Disabled people are feeling more discouraged from physical activity since the easing of COVID-19 restrictions, despite 80% of people wanting to be more active.
Activity Alliance, a charity devoted to fairness for disabled people in sport, today released their annual Disability Inclusion Report. The report shows slow progress is being made in engaging with disabled people after the COVID-19 pandemic.
More than 1,800 disabled and non-disabled respondents took part in the report’s survey, making it the largest of its kind.
Less than three in 10 disabled people feel encouraged to return to physical activities as normal life resumes after the pandemic. The pandemic has led to less support for disabled people who want to keep active and added extra financial barriers to participation.

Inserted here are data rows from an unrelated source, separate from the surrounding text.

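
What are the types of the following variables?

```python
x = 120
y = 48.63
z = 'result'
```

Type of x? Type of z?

x is int; z is str

int, str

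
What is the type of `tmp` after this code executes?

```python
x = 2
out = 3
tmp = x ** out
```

int ** positive int returns int (2 ** 3 = 8)

int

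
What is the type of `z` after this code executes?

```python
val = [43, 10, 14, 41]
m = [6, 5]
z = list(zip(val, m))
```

list(zip(...)) returns a list of tuples

list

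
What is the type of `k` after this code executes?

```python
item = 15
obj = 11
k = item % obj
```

int % int returns int (15 % 11 = 4)

int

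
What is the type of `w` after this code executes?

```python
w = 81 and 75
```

'and' returns the last value when all truthy (75, which is int)

int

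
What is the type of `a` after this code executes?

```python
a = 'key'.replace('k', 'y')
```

str.replace() returns str

str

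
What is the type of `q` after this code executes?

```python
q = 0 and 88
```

'and' returns the first falsy value (0, which is int)

int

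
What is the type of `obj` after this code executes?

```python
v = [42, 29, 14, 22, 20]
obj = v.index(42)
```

list.index() returns int

int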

Respondents with a disability reported feeling priced out of quality facilities offering better accessibility. Costs related to COVID-19 and the increasing cost of living also mean physical activity is less of a priority.
Less than half of disabled people said thought exercise was for someone like them: 47% of disabled survey respondents chose this answer, compared to 57% in 2020 – showing slow progress – and 72% of non-disabled respondents.
Sam Orde, chair at Activity Alliance, says: “Some barriers that have existed for a long time have been exasperated during this crisis. We cannot allow our nation to ignore and exclude a large proportion of society.
“We appreciate many providers and decision makers faced enormous challenges during the pandemic. But we are almost a year from restrictions being lifted, and still hearing too many negative experiences from disabled people.”
Activity Alliance’s report also found that disabled people are having less positive and inclusive experiences of sport and activity.
52% of disabled people felt returning to activity was a positive experience, compared to 70% of non-disabled people.
68% of disabled people also felt activity leaders met their needs, compared to 80% in 2019 and compared to 87% of non-disabled respondents.
Disabled people felt staff misunderstood their needs, failed to make appropriate adaptions and made them uncomfortable. They also felt that facilities and equipment were less accessible, sometimes due to COVID-19.
Calls for change
In light of the report’s findings, Activity Alliance are recommending leaders, commissioners and organisations make urgent changes.
The charity is calling on those organising activities to increase awareness of opportunities that are flexible, welcoming and creative. They are also recommending sessions of different lengths, intensities or at different times of the day to better meet the needs of participants with a disability.
Activity Alliance wants organisers to avoid standard demographics and a ‘one size fits all approach’. They recommend organisers instead focus on people’s individual needs when planning and delivering activities.
The charity also wants to see organisations ensuring employees and volunteers complete disability awareness training and are equipped with the skills required to embed inclusive practice.